Monday, September 17, 2012

The Supreme Court & Arizona Immigration


A common theme in news involving the Supreme Court and Obama lawyers is how woefully incompetent Team Obama appears.  This may be charitable at best: the Obama DOJ pretty much comes off as arrogant, dismissive of basic constitutional questions and ultimately spineless to take any principled stand even if they believed in any.  In short, the DOJ has become a perfect representation of Barack Obama.  That was the case in the Obamacare challenge, was the case in the Citizen's United case, and was the case in the recent Supreme Court battle over Arizona's immigration law.

An AP news story from June 25 had the title "High court rejects part of Arizona immigration law."  The story gets all the facts right: despite the extreme right-wing tilt of the court, the Supremes overwhelming rejected the reactionary law: "The court struck down these three major provisions: requiring all immigrants to obtain or carry immigration registration papers, making it a state criminal offense for an illegal immigrant to seek work or hold a job and allowing police to arrest suspected illegal immigrants without warrants."

Despite these rulings, one key part of the law was left in place: "that police must check the status of people stopped for various reasons who might appear to be in the U.S. illegally."  Prez Obama decried this provision being left intact, declaring in writing: "No American should ever live under a cloud of suspicion just because of what they look like."

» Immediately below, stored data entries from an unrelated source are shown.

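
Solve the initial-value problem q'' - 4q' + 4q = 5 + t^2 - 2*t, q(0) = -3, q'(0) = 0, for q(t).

q = 9/8 - 33*exp(2*t)/8 + t**2/4 + 33*t*exp(2*t)/4

Characteristic equation r² - 4r + 4 = 0 has discriminant (-4)² - 4·(4) = 0, so r = 2 is a repeated root.
Hence q_h = (C1 + C2*t)*exp(2*t).
For the particular solution try q_p = A0 + A1*t + A2*t^2. Substituting and matching coefficients of each power of t gives A0 = 9/8, A1 = 0, A2 = 1/4, so q_p = 9/8 + t^2/4.
General solution: q = 9/8 + t^2/4 + C1*exp(2*t) + C2*t*exp(2*t).
Apply the initial conditions: q(0) = 9/8 + C1 = -3 and q'(0) = C2 + 2*C1 = 0. Solving gives C1 = -33/8, C2 = 33/4.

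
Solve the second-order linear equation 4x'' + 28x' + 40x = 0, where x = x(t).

Divide through by 4: x'' + 7x' + 10x = 0.
Characteristic equation r² + 7r + 10 = 0 factors as (r + 2)(r + 5) = 0, so r = -2, -5.
Hence x_h = C1*exp(-2*t) + C2*exp(-5*t).

x = C1*exp(-2*t) + C2*exp(-5*t)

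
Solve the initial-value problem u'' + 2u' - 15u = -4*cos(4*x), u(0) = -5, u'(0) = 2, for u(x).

u = -717*exp(-5*x)/328 - 587*exp(3*x)/200 - 32*sin(4*x)/1025 + 124*cos(4*x)/1025

Characteristic equation r² + 2r - 15 = 0 factors as (r + 5)(r - 3) = 0, so r = -5, 3.
Hence u_h = C1*exp(-5*x) + C2*exp(3*x).
Try u_p = A*cos(4*x) + B*sin(4*x). Substituting and equating the coefficients of cos(4x) and sin(4x) gives A = 124/1025, B = -32/1025, so u_p = -32*sin(4*x)/1025 + 124*cos(4*x)/1025.
General solution: u = -32*sin(4*x)/1025 + 124*cos(4*x)/1025 + C1*exp(-5*x) + C2*exp(3*x).
Apply the initial conditions: u(0) = 124/1025 + C1 + C2 = -5 and u'(0) = -128/1025 - 5*C1 + 3*C2 = 2. Solving gives C1 = -717/328, C2 = -587/200.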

That Obama presented his objection in writing rather than one of his supposedly awesome speeches should tell you something.  What was left out in the AP article: the reason didn't reject the "Show me your papers" provision as an in-your-face abuse of civil liberties is because the Obama DOJ never objected the law on this point.  In fact, many of the Supreme judges could barely conceal their disgust of the DOJ during arguments over this fact.  The reasons seem pretty obvious: the Obama political team felt that sticking up for the rights of Latinos would be an election loser.

The good news: though they didn't overturn the most offensive part of the law, the Court made it pretty clear that they would if anyone could present evidence to the court that the law has or could violate any person's basic constitutional liberties.  It's a shame that Team Obama weren't the ones who did it.